Looking For Richard (1996) A film review by Scott Renshaw Copyright 1996 Scott Renshaw
LOOKING FOR RICHARD ------------------- Grade: C // Wait for Video
(Fox Searchlight)
Director: Al Pacino. Producer: Michael Hadge. Director of Photography: Robert Leacock. Music: Howard Shore: Starring: Al Pacino, Kevin Spacey, Winona Ryder, Alec Baldwin, Aidan Quinn, Harris Yulin, Estelle Parsons, Penelope Allen.
MPAA Rating: PG-13 (violence) Running Time: 110 minutes.

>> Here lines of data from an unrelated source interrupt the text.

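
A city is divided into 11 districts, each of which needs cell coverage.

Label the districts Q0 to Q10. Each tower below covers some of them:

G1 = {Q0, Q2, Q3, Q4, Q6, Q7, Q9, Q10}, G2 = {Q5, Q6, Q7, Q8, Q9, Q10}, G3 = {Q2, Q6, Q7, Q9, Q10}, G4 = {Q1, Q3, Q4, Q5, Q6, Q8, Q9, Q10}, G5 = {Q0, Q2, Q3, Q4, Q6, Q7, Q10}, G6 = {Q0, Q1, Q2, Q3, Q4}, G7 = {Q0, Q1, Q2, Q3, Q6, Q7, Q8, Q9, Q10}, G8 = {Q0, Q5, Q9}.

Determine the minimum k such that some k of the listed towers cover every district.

2

G4 and G5 together: G4 ∪ G5 = {Q0, Q1, Q2, Q3, Q4, Q5, Q6, Q7, Q8, Q9, Q10} — every district is covered.
No single tower has all 11 districts (the largest, G7, has 9), so 2 is optimal.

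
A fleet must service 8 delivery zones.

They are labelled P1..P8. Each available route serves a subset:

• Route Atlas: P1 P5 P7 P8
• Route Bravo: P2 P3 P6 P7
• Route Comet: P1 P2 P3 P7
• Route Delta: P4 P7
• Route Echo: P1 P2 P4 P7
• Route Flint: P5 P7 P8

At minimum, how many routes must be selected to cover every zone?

3

Take {Atlas, Bravo, Echo}. Their union is {P1, P2, P3, P4, P5, P6, P7, P8}, which is all 8 zones.
Only Bravo contains P6, so Bravo is forced; the remaining 4 zones need at least 2 more routes (each remaining route adds at most 3) — so at least 3 routes are needed, and 3 is optimal.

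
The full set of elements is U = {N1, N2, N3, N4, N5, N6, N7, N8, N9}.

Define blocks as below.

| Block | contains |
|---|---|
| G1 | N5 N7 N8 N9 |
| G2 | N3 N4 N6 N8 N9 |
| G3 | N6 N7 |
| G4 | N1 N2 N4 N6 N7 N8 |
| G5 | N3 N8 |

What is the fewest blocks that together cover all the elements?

3

Take {G1, G4, G5}. Their union is {N1, N2, N3, N4, N5, N6, N7, N8, N9}, which is all 9 elements.
Only G4 contains N1, so G4 is forced; the remaining 3 elements need at least 2 more blocks (each remaining block adds at most 2) — so at least 3 blocks are needed, and 3 is optimal.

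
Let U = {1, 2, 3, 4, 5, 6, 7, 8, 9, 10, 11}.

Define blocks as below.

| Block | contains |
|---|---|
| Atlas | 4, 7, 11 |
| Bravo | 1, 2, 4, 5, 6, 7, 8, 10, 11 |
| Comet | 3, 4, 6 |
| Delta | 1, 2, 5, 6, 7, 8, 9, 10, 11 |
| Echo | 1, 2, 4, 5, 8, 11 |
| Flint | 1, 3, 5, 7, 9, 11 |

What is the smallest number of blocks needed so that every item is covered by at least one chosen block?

Take {Comet, Delta}. Their union is {1, 2, 3, 4, 5, 6, 7, 8, 9, 10, 11}, which is all 11 items.
No single block has all 11 items (the largest, Bravo, has 9), so 2 is optimal.

2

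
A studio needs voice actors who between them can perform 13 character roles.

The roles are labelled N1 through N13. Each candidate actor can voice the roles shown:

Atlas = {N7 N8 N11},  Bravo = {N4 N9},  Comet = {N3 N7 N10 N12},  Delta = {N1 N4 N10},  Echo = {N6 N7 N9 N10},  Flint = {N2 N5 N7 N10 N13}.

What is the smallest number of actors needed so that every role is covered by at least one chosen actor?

Take {Atlas, Comet, Delta, Echo, Flint}. Their union is {N1, N2, N3, N4, N5, N6, N7, N8, N9, N10, N11, N12, N13}, which is all 13 roles.
Only Flint contains N2, so Flint is forced; the remaining 8 roles need at least 4 more actors (each remaining actor adds at most 2) — so at least 5 actors are needed, and 5 is optimal.

5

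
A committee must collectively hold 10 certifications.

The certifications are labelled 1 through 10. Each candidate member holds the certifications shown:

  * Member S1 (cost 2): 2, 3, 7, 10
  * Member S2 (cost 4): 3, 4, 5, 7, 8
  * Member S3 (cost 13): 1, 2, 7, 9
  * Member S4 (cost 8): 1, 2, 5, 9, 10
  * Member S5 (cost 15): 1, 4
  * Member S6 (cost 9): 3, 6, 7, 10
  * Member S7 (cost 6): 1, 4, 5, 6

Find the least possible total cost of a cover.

S2, S4, S7 together cover every certification (S2 ∪ S4 ∪ S7 = {1, 2, 3, 4, 5, 6, 7, 8, 9, 10}); total cost 4 + 8 + 6 = 18.
The greedy pick S1, S2, S7, S4 costs 20; no covering selection beats 18.

18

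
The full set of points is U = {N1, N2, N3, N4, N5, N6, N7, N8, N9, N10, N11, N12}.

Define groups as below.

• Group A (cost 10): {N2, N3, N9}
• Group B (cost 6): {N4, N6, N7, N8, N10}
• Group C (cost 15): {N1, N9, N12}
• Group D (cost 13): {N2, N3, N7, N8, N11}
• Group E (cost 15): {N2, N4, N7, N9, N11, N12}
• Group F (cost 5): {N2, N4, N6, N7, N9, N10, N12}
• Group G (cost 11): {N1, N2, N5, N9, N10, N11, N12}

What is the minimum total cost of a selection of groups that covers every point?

27

A, B, G together cover every point (A ∪ B ∪ G = {N1, N2, N3, N4, N5, N6, N7, N8, N9, N10, N11, N12}); total cost 10 + 6 + 11 = 27.
The greedy pick F, G, B, A costs 32; no covering selection beats 27.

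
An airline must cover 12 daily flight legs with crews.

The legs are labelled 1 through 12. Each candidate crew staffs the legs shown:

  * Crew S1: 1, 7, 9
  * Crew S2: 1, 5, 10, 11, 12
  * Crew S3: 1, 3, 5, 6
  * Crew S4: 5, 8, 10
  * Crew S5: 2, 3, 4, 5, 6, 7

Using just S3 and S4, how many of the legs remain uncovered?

Union of S3, S4 = {1, 3, 5, 6, 8, 10}.
Not covered: 2, 4, 7, 9, 11, 12 — 6 legs.

6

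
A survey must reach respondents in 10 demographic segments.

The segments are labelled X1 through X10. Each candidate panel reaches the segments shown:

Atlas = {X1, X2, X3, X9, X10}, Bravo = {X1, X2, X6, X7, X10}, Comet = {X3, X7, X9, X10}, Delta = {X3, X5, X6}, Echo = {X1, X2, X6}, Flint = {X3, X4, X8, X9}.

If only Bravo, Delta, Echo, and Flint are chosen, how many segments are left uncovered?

Union of Bravo, Delta, Echo, Flint = {X1, X2, X3, X4, X5, X6, X7, X8, X9, X10} — that's every segment, so 0 are uncovered.

0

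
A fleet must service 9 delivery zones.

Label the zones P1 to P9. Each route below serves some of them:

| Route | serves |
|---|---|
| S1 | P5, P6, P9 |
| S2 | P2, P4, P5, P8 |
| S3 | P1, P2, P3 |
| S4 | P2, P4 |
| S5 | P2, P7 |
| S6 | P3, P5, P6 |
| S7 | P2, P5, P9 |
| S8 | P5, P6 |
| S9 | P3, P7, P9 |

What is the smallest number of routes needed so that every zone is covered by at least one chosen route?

Take {S1, S2, S3, S9}. Their union is {P1, P2, P3, P4, P5, P6, P7, P8, P9}, which is all 9 zones.
No 3 of the 9 routes cover everything (all 84 combinations miss at least one zone), so 4 is optimal.

4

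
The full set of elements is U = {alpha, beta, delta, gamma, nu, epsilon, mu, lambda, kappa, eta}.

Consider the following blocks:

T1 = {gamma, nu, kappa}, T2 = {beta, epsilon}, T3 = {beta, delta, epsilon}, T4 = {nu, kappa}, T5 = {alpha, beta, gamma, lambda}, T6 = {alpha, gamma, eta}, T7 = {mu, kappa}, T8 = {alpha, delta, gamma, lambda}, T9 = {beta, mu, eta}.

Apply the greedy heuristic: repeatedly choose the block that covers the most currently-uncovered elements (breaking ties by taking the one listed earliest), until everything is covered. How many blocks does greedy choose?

Greedy: pick T5 (covers 4 new) → pick T1 (covers 2 new) → pick T3 (covers 2 new) → pick T9 (covers 2 new). Total picks: 4.

4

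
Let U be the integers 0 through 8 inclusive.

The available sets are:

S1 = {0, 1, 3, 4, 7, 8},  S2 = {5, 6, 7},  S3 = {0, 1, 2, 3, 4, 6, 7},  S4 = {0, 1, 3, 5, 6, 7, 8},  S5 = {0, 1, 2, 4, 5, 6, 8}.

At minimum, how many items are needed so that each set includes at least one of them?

2

H = {3, 6} meets every set (each contains at least one member of H), and |H| = 2.
No single item lies in every set, so at least 2 are needed and 2 is optimal.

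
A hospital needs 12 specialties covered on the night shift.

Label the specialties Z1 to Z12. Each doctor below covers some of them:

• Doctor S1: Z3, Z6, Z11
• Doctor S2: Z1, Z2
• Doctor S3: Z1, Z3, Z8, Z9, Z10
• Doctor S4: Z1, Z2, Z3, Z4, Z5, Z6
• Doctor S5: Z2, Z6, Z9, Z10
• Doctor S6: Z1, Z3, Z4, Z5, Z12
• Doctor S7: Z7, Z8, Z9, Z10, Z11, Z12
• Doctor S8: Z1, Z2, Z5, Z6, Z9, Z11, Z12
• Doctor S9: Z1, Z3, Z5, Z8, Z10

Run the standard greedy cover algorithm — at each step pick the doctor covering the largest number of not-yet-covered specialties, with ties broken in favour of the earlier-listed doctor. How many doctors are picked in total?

4

Greedy: pick S8 (covers 7 new) → pick S3 (covers 3 new) → pick S4 (covers 1 new) → pick S7 (covers 1 new). Total picks: 4.
(The true minimum cover uses only 2 doctors, so greedy is not optimal here.)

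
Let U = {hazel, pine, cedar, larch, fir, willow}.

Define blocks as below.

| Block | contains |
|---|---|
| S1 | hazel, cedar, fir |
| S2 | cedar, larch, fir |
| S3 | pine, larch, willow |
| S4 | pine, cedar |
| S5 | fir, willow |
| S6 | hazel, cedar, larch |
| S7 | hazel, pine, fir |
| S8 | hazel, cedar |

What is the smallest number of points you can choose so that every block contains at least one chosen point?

The 3 points {hazel, pine, fir} hit every block.
No choice of 2 points meets every block, so 3 is the minimum.

3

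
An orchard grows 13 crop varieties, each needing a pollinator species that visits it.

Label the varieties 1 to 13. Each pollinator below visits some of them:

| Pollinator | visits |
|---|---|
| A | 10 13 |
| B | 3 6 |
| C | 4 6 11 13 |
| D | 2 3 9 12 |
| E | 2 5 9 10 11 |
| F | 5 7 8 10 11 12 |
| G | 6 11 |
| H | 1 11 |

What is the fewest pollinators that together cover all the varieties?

4

Take {C, D, F, H}. Their union is {1, 2, 3, 4, 5, 6, 7, 8, 9, 10, 11, 12, 13}, which is all 13 varieties.
Only H contains 1, so H is forced; the remaining 11 varieties need at least 3 more pollinators (each remaining pollinator adds at most 5) — so at least 4 pollinators are needed, and 4 is optimal.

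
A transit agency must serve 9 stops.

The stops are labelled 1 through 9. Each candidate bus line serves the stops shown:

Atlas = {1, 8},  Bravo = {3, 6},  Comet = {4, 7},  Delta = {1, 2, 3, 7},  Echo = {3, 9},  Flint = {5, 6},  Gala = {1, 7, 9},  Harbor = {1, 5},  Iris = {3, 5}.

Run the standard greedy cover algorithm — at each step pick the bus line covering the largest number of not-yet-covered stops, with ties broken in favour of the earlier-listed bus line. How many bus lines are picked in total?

5

Greedy: pick Delta (covers 4 new) → pick Flint (covers 2 new) → pick Atlas (covers 1 new) → pick Comet (covers 1 new) → pick Echo (covers 1 new). Total picks: 5.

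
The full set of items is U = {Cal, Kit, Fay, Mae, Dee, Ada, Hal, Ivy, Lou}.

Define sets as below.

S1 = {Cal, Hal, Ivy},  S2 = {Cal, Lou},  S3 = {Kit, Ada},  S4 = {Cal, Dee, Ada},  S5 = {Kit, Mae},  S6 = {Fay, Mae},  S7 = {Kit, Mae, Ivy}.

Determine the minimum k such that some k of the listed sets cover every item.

5

S1 and S2 and S4 and S6 and S7 together: S1 ∪ S2 ∪ S4 ∪ S6 ∪ S7 = {Cal, Kit, Fay, Mae, Dee, Ada, Hal, Ivy, Lou} — every item is covered.
No 4 of the 7 sets cover everything (all 35 combinations miss at least one item), so 5 is optimal.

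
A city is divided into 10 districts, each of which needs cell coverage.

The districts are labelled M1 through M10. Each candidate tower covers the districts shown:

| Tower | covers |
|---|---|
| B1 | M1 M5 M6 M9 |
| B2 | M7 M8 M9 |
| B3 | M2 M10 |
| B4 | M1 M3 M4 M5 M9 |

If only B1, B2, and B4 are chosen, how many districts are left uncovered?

2

Union of B1, B2, B4 = {M1, M3, M4, M5, M6, M7, M8, M9}.
Not covered: M2, M10 — 2 districts.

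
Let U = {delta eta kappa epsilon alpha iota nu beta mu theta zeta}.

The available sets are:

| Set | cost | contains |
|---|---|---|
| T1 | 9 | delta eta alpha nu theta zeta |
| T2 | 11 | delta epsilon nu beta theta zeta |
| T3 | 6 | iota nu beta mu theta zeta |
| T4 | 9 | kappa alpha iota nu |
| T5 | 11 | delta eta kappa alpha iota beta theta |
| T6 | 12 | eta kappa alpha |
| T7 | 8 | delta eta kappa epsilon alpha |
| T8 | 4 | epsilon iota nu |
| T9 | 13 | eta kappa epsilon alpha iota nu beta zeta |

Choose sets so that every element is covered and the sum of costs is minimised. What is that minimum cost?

T3, T7 together cover every element (T3 ∪ T7 = {delta, eta, kappa, epsilon, alpha, iota, nu, beta, mu, theta, zeta}); total cost 6 + 8 = 14.
No covering selection has total cost below 14.

14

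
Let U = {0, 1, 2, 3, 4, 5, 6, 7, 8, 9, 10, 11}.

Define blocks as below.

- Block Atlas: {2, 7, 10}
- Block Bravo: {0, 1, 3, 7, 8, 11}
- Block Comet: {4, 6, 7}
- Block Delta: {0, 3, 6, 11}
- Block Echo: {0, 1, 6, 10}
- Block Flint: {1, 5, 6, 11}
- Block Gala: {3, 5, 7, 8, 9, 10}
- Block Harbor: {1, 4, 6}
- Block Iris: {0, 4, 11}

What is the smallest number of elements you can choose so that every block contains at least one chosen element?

Take H = {1, 7, 11}. Each listed block contains at least one of these, so H is a hitting set of size 3.
No choice of 2 elements meets every block, so 3 is the minimum.

3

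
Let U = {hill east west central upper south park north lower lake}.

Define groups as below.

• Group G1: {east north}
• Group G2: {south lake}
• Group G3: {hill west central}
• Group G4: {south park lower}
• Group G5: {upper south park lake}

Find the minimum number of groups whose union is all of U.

4

G1 and G3 and G4 and G5 together: G1 ∪ G3 ∪ G4 ∪ G5 = {hill, east, west, central, upper, south, park, north, lower, lake} — every item is covered.
Only G4 contains lower, so G4 is forced; the remaining 7 items need at least 3 more groups (each remaining group adds at most 3) — so at least 4 groups are needed, and 4 is optimal.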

Part English lecture, part behind-the-scenes documentary and part theater piece, LOOKING FOR RICHARD is an ambitious experiment created by Al Pacino as a sort of "Everything You Always Wanted to Know About Shakespeare but Were Afraid to Ask." Motivated by a desire to make the works of William Shakespeare speak to a contemporary audience, Pacino spent several years (evidenced by his now-you-see-it, now-you-don't facial hair in the film) putting together a film version of "Richard III" which would combine performance of key scenes, observation of the actors wrangling over interpretation of those scenes, and historical background for the play. To that end he brought together a group of actors including Alec Baldwin, Winona Ryder, Kevin Spacey and Aidan Quinn to make their "Richard III" a Shakespeare for the uninitiated.
It is a noble goal Pacino has set for himself, but there is something inherently contradictory about the way he has chosen to go about achieving it. As an educational tool, LOOKING FOR RICHARD isn't exactly pitched at those individuals represented in his person-on-the-street interviews, most of whom greet the word "Shakespeare" with a shrug or a grimace (the notable exception being a panhandler who speaks eloquently about how the Bard "instructed us how to feel"). It is a fairly academic piece of work, with lectures about iambic pentameter intermingled with talking heads describing the events in the play. Pacino employs rat-a-tat editing to cut back and forth between locations for rehearsals, descriptive narration and the play itself, resulting in a film which may have been made with the multiplex audience in mind but which seems destined exclusively for the art houses.
Yet LOOKING FOR RICHARD is likely to bore those same art house viewers, because the film does not offer much in the way of insight. The actors and academics who speak throughout LOOKING FOR RICHARD go to such lengths to make the basic plot of "Richard III" understandable that they have little time or inclination to dig deeper. Pacino may have wanted to foster the "appreciation" of Shakespeare, but he is willing to settle for people being able to describe what happened and who is doing what to whom, and that doesn't leave much for those who already know and love Shakespeare.
It is also likely that those same art house-attending, Shakespeare-loving viewers saw Ian McKellen's dynamic RICHARD III last year, a cinematic rendering which does far more to thrust the play into a 20th century context. Pacino himself plays the hunch-backed villain with his typical intensity, and he often shifts into his habit of indicating the significance of a given line by the volume at which he delivers it. It is a straightforward performance, but far better ones are turned in by Kevin Spacey (whose Buckingham seems so fiercely intelligent that he becomes like an advisor to a modern politician) and even Alec Baldwin (a surprisingly sympathetic Clarence). Winona Ryder is a bit less successful as Lady Anne, and Aidan Quinn is even less successful as Richmond; Quinn in particular is like a walking manifestation of John Gielgud's comment in the film that American actors become intimidated by Shakespeare because "they've been told they can't do it."
If LOOKING FOR RICHARD does one thing particularly well, it is to emphasize the interpretive process which makes Shakespeare a living text. There may be little inherent drama in a group of actors sitting around a table talking about what they see going on in any given scene, but the scenes of those conversations help to show the unique qualities of performed literature. It is one of the film's best moments when Pacino's collaborator Frederic Kimball explodes in frustration at Pacino's plan to ask an "expert" why a character might have acted in a certain way. "You know more about this character," Kimball bellows, and it is a perfectly succinct description of how a role is re-defined by every actor who performs it. That makes LOOKING FOR RICHARD an interesting supplement for a drama class, but it isn't nearly as worthwhile for an English class. With its snippets of scenes and specific historical asides, LOOKING FOR RICHARD doesn't exactly teach how to explore the Bard's texts. It is more like a filmed version of the Cliff's Notes.
On the Renshaw scale of 0 to 10 quartos low: 5.